The Court of Appeal dismissed the appeal of Unilever plc against the decision to strike out its action against the Proctor & Gamble Co as an abuse of process.
The defendant was the proprietor of European Patent (UK) 0343069. On 29 May 1998, the plaintiff issued a writ against the defendant seeking a declaration that its product known as Persil Performance Tablets would not constitute an infringement of any of the claims of the defendant's patent.
On 20 May 1998, a meeting had taken place between representatives of the plaintiff and the defendant. The discussions had been conducted on a without-prejudice basis. In the course of the meeting the defendant had made a claim of right and had threatened the plaintiff with proceedings for infringement of the patent in suit.
The plaintiff contended that the defendant's action seeking a declaration that its product did not infringe was an abuse of process, since it was a response to a claim of right made during the meeting on 20 May, and was therefore based on inadmissible statements made during without-prejudice negotiations. The judge struck out the plaintiff's claim as an abuse of process, and the plaintiff appealed.
Geoffrey Hobbs QC and Daniel Alexander (Bird & Bird) for the plaintiff; Simon Thorley QC and Colin Birss (Simmons & Simmons) for the defendant.
Lord Justice Robert Walker said that busy practitioners were doubtless acting prudently in making the general working assumption that the without- prejudice rule, if not sacred, had a wide and compelling effect. That was particularly true where the without-prejudice communications in question consisted not only of letters or other written documents, but of wide-ranging unscripted discussions during a meeting which might have lasted several hours.

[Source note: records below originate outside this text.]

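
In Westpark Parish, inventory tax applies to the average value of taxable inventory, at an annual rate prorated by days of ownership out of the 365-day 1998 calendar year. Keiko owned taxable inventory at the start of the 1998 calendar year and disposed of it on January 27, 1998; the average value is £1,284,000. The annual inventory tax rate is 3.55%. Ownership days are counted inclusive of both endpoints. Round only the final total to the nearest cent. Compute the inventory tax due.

Days held (January 1 – January 27, 1998): 27 out of 365
Tax = £1,284,000 × 3.55% × 27/365 = £3,371.8192

£3,371.82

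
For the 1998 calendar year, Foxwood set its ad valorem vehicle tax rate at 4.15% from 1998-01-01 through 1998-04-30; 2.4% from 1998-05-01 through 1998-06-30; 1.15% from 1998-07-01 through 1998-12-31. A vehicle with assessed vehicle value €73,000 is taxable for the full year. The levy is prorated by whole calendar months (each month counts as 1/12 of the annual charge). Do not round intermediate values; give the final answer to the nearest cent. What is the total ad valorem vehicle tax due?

€1,721.58

1998-01-01 to 1998-04-30: 4 months at 4.15% → €73,000 × 4.15% × 4/12 = €1,009.8333
1998-05-01 to 1998-06-30: 2 months at 2.4% → €73,000 × 2.4% × 2/12 = €292.0000
1998-07-01 to 1998-12-31: 6 months at 1.15% → €73,000 × 1.15% × 6/12 = €419.7500
Total = €1,721.5833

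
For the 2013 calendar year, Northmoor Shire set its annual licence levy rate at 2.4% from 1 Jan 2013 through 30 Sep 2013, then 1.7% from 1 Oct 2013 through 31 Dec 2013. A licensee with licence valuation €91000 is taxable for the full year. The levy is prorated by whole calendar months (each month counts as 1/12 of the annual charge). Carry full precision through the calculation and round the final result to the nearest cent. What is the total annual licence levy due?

1 Jan – 30 Sep 2013: 9 months at 2.4% → €91000 × 2.4% × 9/12 = €1638.0000
1 Oct – 31 Dec 2013: 3 months at 1.7% → €91000 × 1.7% × 3/12 = €386.7500
Total = €2024.7500

€2024.75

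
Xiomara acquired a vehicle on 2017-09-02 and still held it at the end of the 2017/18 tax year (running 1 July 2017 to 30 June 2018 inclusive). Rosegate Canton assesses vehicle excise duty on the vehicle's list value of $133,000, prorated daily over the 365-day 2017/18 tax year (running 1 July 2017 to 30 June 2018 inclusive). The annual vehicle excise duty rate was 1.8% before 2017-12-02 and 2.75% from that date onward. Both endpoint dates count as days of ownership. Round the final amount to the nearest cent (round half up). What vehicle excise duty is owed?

$2,711.20

2017-09-02 to 2017-12-01: 91 days at 1.8% → $133,000 × 1.8% × 91/365 = $596.8603
2017-12-02 to 2018-06-30: 211 days at 2.75% → $133,000 × 2.75% × 211/365 = $2,114.3356
Total = $2,711.1959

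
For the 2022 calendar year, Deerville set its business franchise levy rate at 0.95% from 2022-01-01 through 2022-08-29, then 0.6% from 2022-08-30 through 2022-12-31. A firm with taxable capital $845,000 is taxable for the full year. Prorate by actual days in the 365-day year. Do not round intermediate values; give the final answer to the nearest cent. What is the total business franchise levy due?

2022-01-01 to 2022-08-29: 241 days at 0.95% → $845,000 × 0.95% × 241/365 = $5,300.3493
2022-08-30 to 2022-12-31: 124 days at 0.6% → $845,000 × 0.6% × 124/365 = $1,722.4110
Total = $7,022.7603

$7,022.76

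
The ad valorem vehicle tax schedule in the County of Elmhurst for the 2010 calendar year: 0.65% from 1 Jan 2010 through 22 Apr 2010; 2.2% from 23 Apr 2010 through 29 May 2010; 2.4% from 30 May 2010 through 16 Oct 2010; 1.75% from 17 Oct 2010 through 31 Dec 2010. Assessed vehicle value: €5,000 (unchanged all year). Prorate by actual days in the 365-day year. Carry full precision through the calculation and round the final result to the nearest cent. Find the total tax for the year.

€85.37

1 Jan – 22 Apr 2010: 112 days at 0.65% → €5,000 × 0.65% × 112/365 = €9.9726
23 Apr – 29 May 2010: 37 days at 2.2% → €5,000 × 2.2% × 37/365 = €11.1507
30 May – 16 Oct 2010: 140 days at 2.4% → €5,000 × 2.4% × 140/365 = €46.0274
17 Oct – 31 Dec 2010: 76 days at 1.75% → €5,000 × 1.75% × 76/365 = €18.2192
Total = €85.3699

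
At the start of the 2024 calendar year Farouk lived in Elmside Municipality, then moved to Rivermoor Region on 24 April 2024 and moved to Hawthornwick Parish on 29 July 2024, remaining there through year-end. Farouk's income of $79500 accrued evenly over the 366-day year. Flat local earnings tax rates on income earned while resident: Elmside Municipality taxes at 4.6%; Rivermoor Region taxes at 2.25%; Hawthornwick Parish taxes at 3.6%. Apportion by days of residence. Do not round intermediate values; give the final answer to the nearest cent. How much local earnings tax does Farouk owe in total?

Elmside Municipality, 1 January – 23 April 2024: 114 days → $79500 × 4.6% × 114/366 = $1139.0656
Rivermoor Region, 24 April – 28 July 2024: 96 days → $79500 × 2.25% × 96/366 = $469.1803
Hawthornwick Parish, 29 July – 31 December 2024: 156 days → $79500 × 3.6% × 156/366 = $1219.8689
Total = $2828.1148

$2828.11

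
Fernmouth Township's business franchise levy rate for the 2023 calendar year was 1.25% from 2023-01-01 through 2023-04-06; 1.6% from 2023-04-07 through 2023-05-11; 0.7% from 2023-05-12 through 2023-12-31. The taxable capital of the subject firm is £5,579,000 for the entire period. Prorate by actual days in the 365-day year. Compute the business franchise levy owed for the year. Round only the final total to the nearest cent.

£51,938.20

2023-01-01 to 2023-04-06: 96 days at 1.25% → £5,579,000 × 1.25% × 96/365 = £18,341.9178
2023-04-07 to 2023-05-11: 35 days at 1.6% → £5,579,000 × 1.6% × 35/365 = £8,559.5616
2023-05-12 to 2023-12-31: 234 days at 0.7% → £5,579,000 × 0.7% × 234/365 = £25,036.7178
Total = £51,938.1973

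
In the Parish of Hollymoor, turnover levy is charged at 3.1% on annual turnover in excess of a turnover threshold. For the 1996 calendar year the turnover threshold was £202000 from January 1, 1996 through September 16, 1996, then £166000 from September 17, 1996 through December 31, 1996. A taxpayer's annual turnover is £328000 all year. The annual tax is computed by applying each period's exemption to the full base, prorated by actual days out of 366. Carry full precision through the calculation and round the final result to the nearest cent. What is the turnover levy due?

£4229.21

January 1 – September 16, 1996: 260 days, exemption £202000 → (£328000 − £202000) × 3.1% × 260/366 = £2774.7541
September 17 – December 31, 1996: 106 days, exemption £166000 → (£328000 − £166000) × 3.1% × 106/366 = £1454.4590
Total = £4229.2131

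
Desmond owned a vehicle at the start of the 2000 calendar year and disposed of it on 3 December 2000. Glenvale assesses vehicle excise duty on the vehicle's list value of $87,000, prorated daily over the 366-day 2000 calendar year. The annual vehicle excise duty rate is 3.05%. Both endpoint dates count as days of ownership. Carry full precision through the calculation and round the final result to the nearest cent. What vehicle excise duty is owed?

Days held (1 January – 3 December 2000): 338 out of 366
Tax = $87,000 × 3.05% × 338/366 = $2,450.5000

$2,450.50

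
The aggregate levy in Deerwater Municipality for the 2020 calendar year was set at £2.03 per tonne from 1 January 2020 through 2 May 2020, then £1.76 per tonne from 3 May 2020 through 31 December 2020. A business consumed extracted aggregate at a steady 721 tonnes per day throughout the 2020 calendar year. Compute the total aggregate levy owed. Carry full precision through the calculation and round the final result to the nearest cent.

£488383.77

1 January – 2 May 2020: 123 days × 721 tonnes/day = 88,683 tonnes at £2.03/tonne → £180026.49
3 May – 31 December 2020: 243 days × 721 tonnes/day = 175,203 tonnes at £1.76/tonne → £308357.28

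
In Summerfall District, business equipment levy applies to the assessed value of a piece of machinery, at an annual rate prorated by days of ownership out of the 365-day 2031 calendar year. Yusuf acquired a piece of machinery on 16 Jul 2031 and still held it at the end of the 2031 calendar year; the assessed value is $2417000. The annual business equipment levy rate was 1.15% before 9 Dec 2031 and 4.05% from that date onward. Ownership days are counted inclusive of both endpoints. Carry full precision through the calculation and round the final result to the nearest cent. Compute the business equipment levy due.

16 Jul – 8 Dec 2031: 146 days at 1.15% → $2417000 × 1.15% × 146/365 = $11118.2000
9 Dec – 31 Dec 2031: 23 days at 4.05% → $2417000 × 4.05% × 23/365 = $6168.3164
Total = $17286.5164

$17286.52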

At a meeting of that sort the discussions between the parties' representatives might contain a mixture of admissions and half-admissions against a party's interest, more or less confident assertions about a party's case, offers, counter- offers, and statements about future plans and possibilities. A threat of infringement proceedings might be deeply embedded in negotiations for a compromise solution.
The without-prejudice rule was based at least in part on public policy. Its other basis or foundation was in the express or implied agreement of the parties themselves that communications in the course of their negotiations should not be admissible in evidence if, despite the negotiations, a contested hearing ensued.
The protection of admissions against interest was the most important practical effect of the rule. However, to dissect out identifiable admissions and withhold protection from the rest of without-prejudice communications (except for a special reason) would not only create huge practical difficulties but would be contrary to the underlying objective of giving protection to the parties to speak freely.
Since the appeal in the present case was against a strike-out, the facts pleaded in the plaintiff's statement of claim had to be be assumed to be true, and on that assumption the judge had been right to conclude that it would be an abuse of process for the plaintiff to be allowed to plead anything that had been said at the meeting either as a threat or as a claim of right.
The circumstances of the meeting were such that each side was entitled to expect to be able to speak freely. The meeting was undoubtedly an occasion covered by the normal rule based on public policy and the pleading of the threat (or claim of right) had not been shown to come within any recognised exception to the rule. The expansion of exceptions should not be encouraged when an important ingredient of Lord Woolf's reforms of civil justice was to encourage those who were in dispute to engage in frank discussions before they resorted to litigation.